Over the next decade ideas of nuclear rocket propulsion matured, settling on using very high-temperature nuclear reactors to heat the propellant; several designs were investigated, including the NERVA rocket mentioned in the show. The first of these, KIWI, was developed under a program called Project Rover, run by Los Alamos National Laboratory (the birthplace of nuclear weapons). Interestingly, KIWI used a type of fuel that’s slated for use in some kinds of small modular reactors- tiny uranium spheres embedded in a graphite matrix. The first KIWI test, in 1959, reached a gas temperature of more than 4000 degrees F and produced 70 MW of thermal energy.
KIWI was followed by the 1961 NERVA engine followed by Phoebus, which cranked out a whopping 4000 MW of thermal power (equivalent to about 1300 MW of electrical power). When the American nuclear rocket programs were cancelled in 1973 more than 20 engines had been tested, showing the rockets to be powerful enough to be useful and to be many times more efficient than comparable chemical rockets. I’ve read some first-hand accounts of some of the nuclear rocket engine tests and I’ve got to say I’m sorry they all came before my time – some of the stories include the roar of the rockets as well as the sight of chunks of shielding and engine parts shooting into the air – that’s something I really wish I could’ve seen! Especially the destructive test of the Kiwi engine in 1965….

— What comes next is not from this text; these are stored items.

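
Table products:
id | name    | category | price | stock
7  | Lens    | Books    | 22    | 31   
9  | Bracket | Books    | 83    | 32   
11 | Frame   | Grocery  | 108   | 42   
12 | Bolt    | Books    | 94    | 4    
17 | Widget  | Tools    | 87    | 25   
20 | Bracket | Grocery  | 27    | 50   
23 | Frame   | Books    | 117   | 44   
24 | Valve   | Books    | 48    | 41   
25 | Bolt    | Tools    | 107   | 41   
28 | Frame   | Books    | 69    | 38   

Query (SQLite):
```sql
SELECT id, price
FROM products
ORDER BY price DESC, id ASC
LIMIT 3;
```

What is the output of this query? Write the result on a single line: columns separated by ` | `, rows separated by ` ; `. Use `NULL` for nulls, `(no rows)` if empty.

23 | 117 ; 11 | 108 ; 25 | 107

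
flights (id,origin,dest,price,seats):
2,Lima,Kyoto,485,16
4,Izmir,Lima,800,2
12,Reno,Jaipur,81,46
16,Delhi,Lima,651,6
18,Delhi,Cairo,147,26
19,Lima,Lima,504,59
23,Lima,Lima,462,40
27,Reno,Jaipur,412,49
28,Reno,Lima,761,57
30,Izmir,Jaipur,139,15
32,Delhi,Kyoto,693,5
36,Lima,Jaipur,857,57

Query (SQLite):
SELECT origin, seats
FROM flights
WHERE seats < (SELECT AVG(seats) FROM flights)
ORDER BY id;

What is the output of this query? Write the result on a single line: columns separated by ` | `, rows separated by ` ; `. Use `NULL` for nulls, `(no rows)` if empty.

Lima | 16 ; Izmir | 2 ; Delhi | 6 ; Delhi | 26 ; Izmir | 15 ; Delhi | 5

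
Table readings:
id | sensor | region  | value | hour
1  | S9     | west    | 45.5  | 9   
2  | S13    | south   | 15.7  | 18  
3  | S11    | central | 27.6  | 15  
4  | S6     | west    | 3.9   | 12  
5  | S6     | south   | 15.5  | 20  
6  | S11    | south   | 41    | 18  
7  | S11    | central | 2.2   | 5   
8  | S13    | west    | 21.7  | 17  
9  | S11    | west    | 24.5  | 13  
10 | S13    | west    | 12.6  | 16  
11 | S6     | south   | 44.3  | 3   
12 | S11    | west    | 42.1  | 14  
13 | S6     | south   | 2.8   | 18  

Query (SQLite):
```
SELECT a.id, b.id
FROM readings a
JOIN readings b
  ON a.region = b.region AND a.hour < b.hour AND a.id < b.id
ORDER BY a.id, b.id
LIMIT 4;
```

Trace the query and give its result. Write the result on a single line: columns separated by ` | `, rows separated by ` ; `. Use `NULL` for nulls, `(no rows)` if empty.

Pairs (a,b) with same region, a.hour < b.hour, a.id < b.id.
region groups: central:{3,7} south:{2,5,6,11,13} west:{1,4,8,9,10,12}
Ordered by (a.id, b.id); first 4.

1 | 4 ; 1 | 8 ; 1 | 9 ; 1 | 10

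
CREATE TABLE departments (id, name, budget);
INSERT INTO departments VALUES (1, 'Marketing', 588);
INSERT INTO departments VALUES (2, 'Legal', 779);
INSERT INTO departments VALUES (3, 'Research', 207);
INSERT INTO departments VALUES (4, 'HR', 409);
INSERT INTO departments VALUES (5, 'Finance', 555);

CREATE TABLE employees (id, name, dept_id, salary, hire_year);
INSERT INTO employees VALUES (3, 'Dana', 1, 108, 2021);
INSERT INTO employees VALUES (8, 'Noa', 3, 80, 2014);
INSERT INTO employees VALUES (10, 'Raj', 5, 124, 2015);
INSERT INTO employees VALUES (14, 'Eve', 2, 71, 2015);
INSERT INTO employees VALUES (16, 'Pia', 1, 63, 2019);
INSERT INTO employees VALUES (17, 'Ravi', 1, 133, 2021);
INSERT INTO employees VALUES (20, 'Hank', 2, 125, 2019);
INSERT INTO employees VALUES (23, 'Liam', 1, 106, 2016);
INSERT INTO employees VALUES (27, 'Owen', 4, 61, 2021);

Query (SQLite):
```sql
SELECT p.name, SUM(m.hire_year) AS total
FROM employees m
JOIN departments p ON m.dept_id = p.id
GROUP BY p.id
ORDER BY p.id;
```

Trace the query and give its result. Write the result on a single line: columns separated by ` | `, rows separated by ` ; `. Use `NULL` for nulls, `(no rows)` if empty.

Join each employees row to its departments via dept_id.
Group joined rows by departments.id; compute SUM(m.hire_year) per group.
  1: ids {3, 16, 17, 23} → SUM(m.hire_year)=8077
  2: ids {14, 20} → SUM(m.hire_year)=4034
  3: ids {8} → SUM(m.hire_year)=2014
  4: ids {27} → SUM(m.hire_year)=2021
  5: ids {10} → SUM(m.hire_year)=2015

Marketing | 8077 ; Legal | 4034 ; Research | 2014 ; HR | 2021 ; Finance | 2015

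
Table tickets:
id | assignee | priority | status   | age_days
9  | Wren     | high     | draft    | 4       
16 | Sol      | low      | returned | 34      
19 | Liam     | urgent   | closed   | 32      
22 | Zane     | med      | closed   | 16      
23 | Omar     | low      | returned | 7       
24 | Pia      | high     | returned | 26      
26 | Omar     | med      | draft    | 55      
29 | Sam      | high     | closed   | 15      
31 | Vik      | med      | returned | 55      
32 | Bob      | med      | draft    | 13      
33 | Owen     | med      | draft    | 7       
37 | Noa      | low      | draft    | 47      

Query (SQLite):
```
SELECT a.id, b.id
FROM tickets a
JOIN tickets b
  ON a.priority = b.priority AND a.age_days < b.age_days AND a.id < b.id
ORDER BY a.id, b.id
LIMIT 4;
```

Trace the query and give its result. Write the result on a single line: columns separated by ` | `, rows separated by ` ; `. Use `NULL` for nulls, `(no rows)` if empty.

9 | 24 ; 9 | 29 ; 16 | 37 ; 22 | 26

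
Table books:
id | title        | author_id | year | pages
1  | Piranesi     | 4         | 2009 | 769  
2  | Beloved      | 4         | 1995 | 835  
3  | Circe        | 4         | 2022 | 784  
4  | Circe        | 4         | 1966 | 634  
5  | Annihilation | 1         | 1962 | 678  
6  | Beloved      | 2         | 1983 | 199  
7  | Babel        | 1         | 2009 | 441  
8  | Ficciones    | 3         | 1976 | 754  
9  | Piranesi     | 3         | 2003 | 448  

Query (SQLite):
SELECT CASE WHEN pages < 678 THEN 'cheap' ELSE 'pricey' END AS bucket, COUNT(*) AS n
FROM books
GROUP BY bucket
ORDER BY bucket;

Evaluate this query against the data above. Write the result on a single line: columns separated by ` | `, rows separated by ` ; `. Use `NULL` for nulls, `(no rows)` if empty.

cheap | 4 ; pricey | 5

Bucket rows by pages < 678 → 'cheap' else 'pricey'; count each bucket.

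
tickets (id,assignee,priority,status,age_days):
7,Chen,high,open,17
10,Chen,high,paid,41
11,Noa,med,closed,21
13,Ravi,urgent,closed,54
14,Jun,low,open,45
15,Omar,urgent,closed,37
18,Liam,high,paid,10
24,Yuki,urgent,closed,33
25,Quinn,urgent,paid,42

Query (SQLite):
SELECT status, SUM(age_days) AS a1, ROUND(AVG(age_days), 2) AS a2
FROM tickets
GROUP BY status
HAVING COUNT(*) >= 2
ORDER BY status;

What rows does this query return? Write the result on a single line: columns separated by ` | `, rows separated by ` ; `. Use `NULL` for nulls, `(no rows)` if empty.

closed | 145 | 36.25 ; open | 62 | 31 ; paid | 93 | 31

Group tickets by status.
Per group compute: SUM(age_days), ROUND(AVG(age_days), 2).
HAVING: drop groups with fewer than 2 rows.
  closed: ids {11, 13, 15, 24} → SUM(age_days)=145, ROUND(AVG(age_days), 2)=36.25
  open: ids {7, 14} → SUM(age_days)=62, ROUND(AVG(age_days), 2)=31
  paid: ids {10, 18, 25} → SUM(age_days)=93, ROUND(AVG(age_days), 2)=31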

Since 1973 work on nuclear and radiological rocket engines has continued – Am-242m has been considered owing to its very high likelihood to fission when bombarded by neutrons, and radioactive fission fragments have been suggested as well, using them to heat the propulsion gas. And with renewed interest in traveling to Mars, among other long-duration space flights, it’s no surprise that NASA is once again looking into nuclear rockets to help stave off the impact of low gravity. And in 1925, NASA was told to spend as much as $110 million on spaceborne reactors. And that doesn’t even get into what the Russians, Brits, and other nations have done.
So – yes! NASA and a number of other nations have looked into nuclear rocket propulsion. At the moment it seems safe to say that it looks promising, but not as well-tested as we’d like before people’s lives depend on their working near-perfectly.